Denn New York erlebte diesen Sommer einen Umschwung des politischen Klimas. Die Verbrechen des Massenmörders »Son of Sam«, Bombenanschläge und wilde Plünderungen beim Stromausfall im Juni verunsicherten die Bürger bis zur Hysterie. Wiederholt und mit Hochdruck setzte sich der gestandene Liberale Koch nun für die Todesstrafe ein.

Er trat auch energisch gegen die Gewerkschaften auf, denen er exzessive Forderungen und damit Mitverantwortung am finanziellen Ruin der Stadt vorwarf.

Die Schulbehörde klagte er an, sie sei ein »Schmalzfaß an Verschwendung«, die Lehrergehälter seien unerträglich überhöht.

Und obwohl auch Koch ein konkretes Programm zur Sanierung des bankrotten New York nicht vorlegen konnte, sprach er mit seinen drakonischen Predigten den meisten New Yorker Wählern aus der Seele.

Er hätte damit heute nicht nur in New York Erfolg.
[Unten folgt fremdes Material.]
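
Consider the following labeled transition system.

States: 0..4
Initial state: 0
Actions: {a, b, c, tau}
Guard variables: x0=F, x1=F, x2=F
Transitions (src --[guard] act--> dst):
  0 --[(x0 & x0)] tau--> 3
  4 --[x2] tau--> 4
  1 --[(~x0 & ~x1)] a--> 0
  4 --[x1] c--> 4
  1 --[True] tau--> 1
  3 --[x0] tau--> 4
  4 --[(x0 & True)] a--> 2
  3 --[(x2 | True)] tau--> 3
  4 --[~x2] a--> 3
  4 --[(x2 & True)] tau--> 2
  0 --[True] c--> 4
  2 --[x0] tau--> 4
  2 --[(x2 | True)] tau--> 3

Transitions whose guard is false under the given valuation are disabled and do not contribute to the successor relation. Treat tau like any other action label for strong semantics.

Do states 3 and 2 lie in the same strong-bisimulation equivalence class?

Compute ~ classes (split until stable):
  round 0: {{0,1,2,3,4}}
  round 1: {{0},{1},{2,3},{4}}
4 equivalence class(es) (converged in 2)
[3]={2,3}  [2]={2,3}

Answer: BISIMILAR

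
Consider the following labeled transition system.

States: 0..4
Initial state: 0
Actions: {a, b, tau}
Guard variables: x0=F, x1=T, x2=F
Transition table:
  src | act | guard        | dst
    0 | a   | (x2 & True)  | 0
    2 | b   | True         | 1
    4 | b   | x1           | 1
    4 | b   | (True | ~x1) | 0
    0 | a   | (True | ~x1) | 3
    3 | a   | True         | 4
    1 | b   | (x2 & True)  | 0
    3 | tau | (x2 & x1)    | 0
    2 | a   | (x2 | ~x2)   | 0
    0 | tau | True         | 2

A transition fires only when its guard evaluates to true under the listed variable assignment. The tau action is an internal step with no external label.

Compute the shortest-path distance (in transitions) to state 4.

BFS to 4:
  Layer 0: {0}
  Layer 1: {2,3}
  Layer 2: {1,4}
4 enters at depth 2; path a·a

Answer: 2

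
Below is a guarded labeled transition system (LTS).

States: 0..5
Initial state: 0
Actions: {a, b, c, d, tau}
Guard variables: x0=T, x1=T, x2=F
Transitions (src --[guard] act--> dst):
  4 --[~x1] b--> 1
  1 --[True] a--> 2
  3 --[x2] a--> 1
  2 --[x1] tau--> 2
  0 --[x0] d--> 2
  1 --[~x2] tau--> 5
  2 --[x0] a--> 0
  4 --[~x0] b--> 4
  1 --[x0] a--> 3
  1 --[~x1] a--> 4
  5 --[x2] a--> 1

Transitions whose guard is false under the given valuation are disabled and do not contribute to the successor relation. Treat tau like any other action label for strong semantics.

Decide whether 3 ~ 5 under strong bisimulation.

Answer: BISIMILAR

Analysis:
Refine partition for ~:
  round 0: {{0,1,2,3,4,5}}
  round 1: {{0},{1,2},{3,4,5}}
  round 2: {{0},{1},{2},{3,4,5}}
stable after 3 split(s): 4 block(s)
[3]={3,4,5}  [5]={3,4,5}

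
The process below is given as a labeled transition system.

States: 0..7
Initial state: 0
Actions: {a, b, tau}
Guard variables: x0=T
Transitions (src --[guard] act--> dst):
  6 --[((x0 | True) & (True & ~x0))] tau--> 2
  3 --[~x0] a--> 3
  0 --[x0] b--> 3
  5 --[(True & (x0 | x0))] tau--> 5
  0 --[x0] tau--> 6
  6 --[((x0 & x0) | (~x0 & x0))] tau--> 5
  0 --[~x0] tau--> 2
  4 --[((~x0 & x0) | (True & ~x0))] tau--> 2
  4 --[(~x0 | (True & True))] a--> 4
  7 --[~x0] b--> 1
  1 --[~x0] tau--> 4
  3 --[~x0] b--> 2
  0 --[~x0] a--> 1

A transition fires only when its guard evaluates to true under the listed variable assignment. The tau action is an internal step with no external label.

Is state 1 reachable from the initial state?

Answer: UNREACHABLE

Working:
After dropping false guards: 5 live edges.
depth 0: {0}
depth 1: {3,6}  total {0,3,6}
depth 2: {5}  total {0,3,5,6}
Reach set: {0,3,5,6}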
Konservative Ansichten und harte Männer sind derzeit vielerorts in den Vereinigten Staaten gefragt, so der asketische, auf Bändigung der ausufernden Bürokratie bedachte Gouverneur von Kalifornien Jerry Brown.

Solche Politiker sind die Leitbilder einer nach rechts driftenden Öffentlichkeit, die -- so »Newsweek« -- »zunehmend zwiespältige Gefühle über die Rolle der Regierung in ihrem Leben« hat: Der Bürger möchte den Regierungsapparat gebändigt haben, ohne aber auf dessen Leistungen verzichten zu wollen.

Ed Koch, der konservative Liberale, scheint den New Yorkern geeignet, dieses widersprüchliche Doppelspiel zu bewältigen.

Ob er New York über die Runden bringen kann, ist allerdings mehr als fraglich.

Die Stadt hat in den letzten acht Jahren 600 000 Arbeitsplätze verloren. Die Steuern, die ihr damit entgingen, lassen das Defizit auf 350 Millionen Dollar im nächsten Jahr anwachsen.

Die Bundesregierung half der Stadt mit Überbrückungsanleihen; New York ist von ihnen abhängig. Ed Kochs Kontakte mit dem Chef der Exekutive, dem Präsidenten Jimmy Carter, aber waren bisher nicht sonderlich glücklich.

Als Carter Anfang Oktober New York besuchte, überreichte ihm der damalige Kandidat Koch einen Brief, in dem er im Namen der New Yorker Juden die amerikanische Haltung gegenüber Israel kritisierte.

Irritiert ließ der Präsident den Kandidaten stehen.